Il fronte del No è una montatura. Inarrestabile solo per i media. Parla il sondaggista e docente universitario Baldassari: “In corso un bombardamento mediatico contro i 5S”

di Davide Manlio Ruffolo
L'intervista

“È in corso un bombardamento mediatico che sta dipingendo il fronte del No ben più forte di quanto non lo sia in realtà”. Ad affermarlo è Roberto Baldassari, direttore generale di lab21 e professore di strategie delle ricerche di mercato e di opinione di Roma 3, che stronca sul nascere le ricostruzioni che circolano nei talk show e sui quotidiani.

Su giornali e tv, chi vuole votare contro il referendum sul taglio dei parlamentari acquista sempre più visibilità tanto che – stando a quanto viene raccontano – sembra essere largamente in vantaggio. Ci dica la verità, quant’è forte il fronte del No?
“Non molto. Il fronte del Si, ossia quelli favorevoli al taglio, è quasi al 70% quindi il No si ferma al 40%. Quello a cui assistiamo in questi giorni è una spinta mediatica che non necessariamente si riconosce nelle scelte dell’elettorato e così stiamo assistendo a una campagna elettorale un po’ anomala. Non vediamo un approccio bipartisan o quanto meno non ne vediamo uno completamente equidistante. Secondo la nostra ultima rilevazione, a causa del bombardamento degli ultimi giorni ci sono state oscillazioni nelle intenzioni di voto tanto che il Si ha perso quasi il 5% ma resta saldamente in vantaggio”.

Tuttavia al voto mancano ancora 26 giorni. Quanto sposterà questo continuo tam tam su giornali e talk show?
“È una bella domanda perché ci sono molte variabili in gioco. C’è da chiedersi quante persone, ad esempio, si metteranno in fila per votare al netto dell’emergenza covid-19 e quante rinunceranno ad un weekend di fine estate e per questo noi studiosi ci aspettiamo un’affluenza in calo. Riguardo al martellamento mediatico a cui è sottoposta l’opinione pubblica, credo che sia destinato a diminuire perché si avvicinano le elezioni comunali e regionali che, inevitabilmente, catalizzeranno le attenzioni della politica e per questo non credo che basterà a ribaltare la situazione”.

In questi giorni i partiti tradizionali sembrano in confusione eppure tutti dicono che a rischiare in questa tornata referendaria sia il Movimento. Cosa ne pensa?
“Gli unici che hanno espresso una posizione senza se e senza ma sono i 5 stelle. Tutti gli altri partiti che spostano l’opinione pubblica, ad oggi, non hanno fornito alcuna indicazione di voto netta. Una diffusa indecisione che, però, sta favorendo il Movimento che ha ritrovato la sua compattezza e proprio da questa può ripartire e recuperare consensi. Il Pd ha deciso cosa fare? E i partiti di destra hanno espresso una posizione? Guardi qualcuno sta provando a fare campagna elettorale in una maniera quantomeno non convenzionale, ossia senza dire chiaramente ai propri elettori di votare no ma mandando avanti, su talk show e tribune politiche, chi esprime la loro idea”.

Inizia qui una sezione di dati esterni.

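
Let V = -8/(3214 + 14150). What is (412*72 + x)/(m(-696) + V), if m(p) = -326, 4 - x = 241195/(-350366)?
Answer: -45124259523903/495826751488 ≈ -91.008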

C’è da chiedersi se i media siano consapevoli di questi giochetti o meno.
“Francamente penso che sia difficile pensare che siano del tutto ingenui. La realtà è che per il dibattito mediatico deve esistere un Si e un No ma al momento c’è solo un partito che si è espresso. Per questo il giornalista ha il dovere di fare l’avvocato del diavolo cercando di far emergere le posizioni ancora rimaste inespresse e mantenere la posizione del No. Però c’è anche un’altra giustificazione possibile per questo atteggiamento perché la realtà potrebbe essere che il partito contrario non c’è in quanto non può esprimere questa posizione pubblicamente, essendo in campagna elettorale, e così lo fa dire a qualcuno a lui vicino”.

Nei giorni scorsi alcuni editorialisti si sono sbilanciati dicendo che l’esito del referendum, in caso di vittoria del No, avrà ripercussioni sul Movimento e sull’Esecutivo. Crede a questa eventualità o è fantapolitica?
“Non ci credo perché il Movimento farebbe lo stesso errore che ha fatto, nel 2016, Matteo Renzi in quanto non c’è alcuna legge che obbliga alle dimissioni in caso di esito sfavorevole al referendum. Ma c’è di più perché se anche vincesse il No con il 60%, allora il Sì di cui i 5 stelle sono l’unico sostenitore convinto avrebbe il 40%. Con questo risultato come si può parlare di morte del Movimento? Anzi le dirò di più, sarebbe comunque un risultato straordinario perché andrebbe oltre l’elettorato di riferimento che oggi è tra il 15 e il 18% e che all’apice è arrivato al massimo al 30”.